The Palestinian official addressed the ultimatum delivered to Israel by Abu Obaida, a spokesperson for Hamas’ military wing, regarding the demands of Palestinian prisoners on hunger strike. The ultimatum threatened that Hamas would expand by 30 the list of Palestinian prisoners for whom it demands release – one prisoner for every day Israel refuses to accept the demands of the hunger strikers.

Rajoub smirked at the ultimatum and said, “What happened that the Al Qassam Brigades threatened Israel? Unfortunately, we’re seeing that they’re harsh with us and merciful (with the Israelis). The Fatah movement is the one that taught you what struggle means and what political maturity is. Who are you? Who are you?”

“In everything regarding the struggle, we are your superiors. Don’t forget your history. From ’67 until ’87 you were running in chains after the students,” continued Rajoub, criticizing Hamas’ leadership for refusing to support and even working to thwart a strike at schools and universities announced by Fatah in the 1980s, before the first Intifada of 1987.

Rajoub continued to preach to Hamas about the struggle against Israel, reminding Hamas that “Israel’s greatest enemy is the Fatah movement.
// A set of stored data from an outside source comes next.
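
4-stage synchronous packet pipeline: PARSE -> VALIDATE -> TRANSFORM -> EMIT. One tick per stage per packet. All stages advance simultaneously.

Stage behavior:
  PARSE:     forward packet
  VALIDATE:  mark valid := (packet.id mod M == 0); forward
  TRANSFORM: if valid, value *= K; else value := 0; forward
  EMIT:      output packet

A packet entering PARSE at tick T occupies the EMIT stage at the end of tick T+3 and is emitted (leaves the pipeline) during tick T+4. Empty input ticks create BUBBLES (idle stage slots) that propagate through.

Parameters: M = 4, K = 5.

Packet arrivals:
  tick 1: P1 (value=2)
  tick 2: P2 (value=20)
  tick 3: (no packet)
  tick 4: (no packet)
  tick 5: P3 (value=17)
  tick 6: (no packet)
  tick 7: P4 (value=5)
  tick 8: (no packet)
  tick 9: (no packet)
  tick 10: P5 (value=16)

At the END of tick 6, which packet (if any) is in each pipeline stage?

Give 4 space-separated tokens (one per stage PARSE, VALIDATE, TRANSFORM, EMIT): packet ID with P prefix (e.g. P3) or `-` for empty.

Tick 1: [PARSE:P1(v=2,ok=F), VALIDATE:-, TRANSFORM:-, EMIT:-] out:-; in:P1
Tick 2: [PARSE:P2(v=20,ok=F), VALIDATE:P1(v=2,ok=F), TRANSFORM:-, EMIT:-] out:-; in:P2
Tick 3: [PARSE:-, VALIDATE:P2(v=20,ok=F), TRANSFORM:P1(v=0,ok=F), EMIT:-] out:-; in:-
Tick 4: [PARSE:-, VALIDATE:-, TRANSFORM:P2(v=0,ok=F), EMIT:P1(v=0,ok=F)] out:-; in:-
Tick 5: [PARSE:P3(v=17,ok=F), VALIDATE:-, TRANSFORM:-, EMIT:P2(v=0,ok=F)] out:P1(v=0); in:P3
Tick 6: [PARSE:-, VALIDATE:P3(v=17,ok=F), TRANSFORM:-, EMIT:-] out:P2(v=0); in:-
At end of tick 6: ['-', 'P3', '-', '-']

Answer: - P3 - -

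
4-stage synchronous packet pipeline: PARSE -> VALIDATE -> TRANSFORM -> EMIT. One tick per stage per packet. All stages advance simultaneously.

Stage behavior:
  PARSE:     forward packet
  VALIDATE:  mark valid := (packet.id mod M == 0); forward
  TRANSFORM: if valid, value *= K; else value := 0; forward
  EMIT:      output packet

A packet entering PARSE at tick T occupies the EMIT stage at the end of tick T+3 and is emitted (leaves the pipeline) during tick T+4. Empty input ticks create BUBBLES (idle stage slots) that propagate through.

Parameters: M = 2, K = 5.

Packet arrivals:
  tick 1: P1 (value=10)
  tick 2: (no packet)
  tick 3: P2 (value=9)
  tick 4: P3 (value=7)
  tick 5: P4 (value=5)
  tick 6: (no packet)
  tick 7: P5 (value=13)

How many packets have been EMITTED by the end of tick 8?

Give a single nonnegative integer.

Answer: 3

Derivation:
Tick 1: [PARSE:P1(v=10,ok=F), VALIDATE:-, TRANSFORM:-, EMIT:-] out:-; in:P1
Tick 2: [PARSE:-, VALIDATE:P1(v=10,ok=F), TRANSFORM:-, EMIT:-] out:-; in:-
Tick 3: [PARSE:P2(v=9,ok=F), VALIDATE:-, TRANSFORM:P1(v=0,ok=F), EMIT:-] out:-; in:P2
Tick 4: [PARSE:P3(v=7,ok=F), VALIDATE:P2(v=9,ok=T), TRANSFORM:-, EMIT:P1(v=0,ok=F)] out:-; in:P3
Tick 5: [PARSE:P4(v=5,ok=F), VALIDATE:P3(v=7,ok=F), TRANSFORM:P2(v=45,ok=T), EMIT:-] out:P1(v=0); in:P4
Tick 6: [PARSE:-, VALIDATE:P4(v=5,ok=T), TRANSFORM:P3(v=0,ok=F), EMIT:P2(v=45,ok=T)] out:-; in:-
Tick 7: [PARSE:P5(v=13,ok=F), VALIDATE:-, TRANSFORM:P4(v=25,ok=T), EMIT:P3(v=0,ok=F)] out:P2(v=45); in:P5
Tick 8: [PARSE:-, VALIDATE:P5(v=13,ok=F), TRANSFORM:-, EMIT:P4(v=25,ok=T)] out:P3(v=0); in:-
Emitted by tick 8: ['P1', 'P2', 'P3']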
Some of you didn’t even pray before 1989.”

Tensions between Fatah and Hamas have been on the rise over the last few weeks due to the PA’s decision to stop transferring funds to pay its employees living in the Gaza Strip, who haven’t been performing their duties since Hamas took control of the area in 2007. The move was made as part of the PA’s campaign to put pressure on Hamas to return control of the Strip.

In addition, the PA announced that it would stop transferring payments for the electricity provided by the Israeli electric corporation to the Gaza Strip, claiming that Hamas hasn’t been handing over payments made by Gaza residents, worsening the electric crisis in the enclave.

The PA’s decisions led to the two sides blaming each other for the situation, with Hamas accusing the PA of treating Gaza residents like hostages.

As part of the escalation between the two sides, Hamas responded to Abbas’ meeting with U.S. President Donald Trump last week with the claim that Abbas has no authority to represent the Palestinian people or negotiate on its behalf. Hamas spokesperson Dr. Sami Abu Zuhri promised that the movement would reject all of Abbas’ proposals.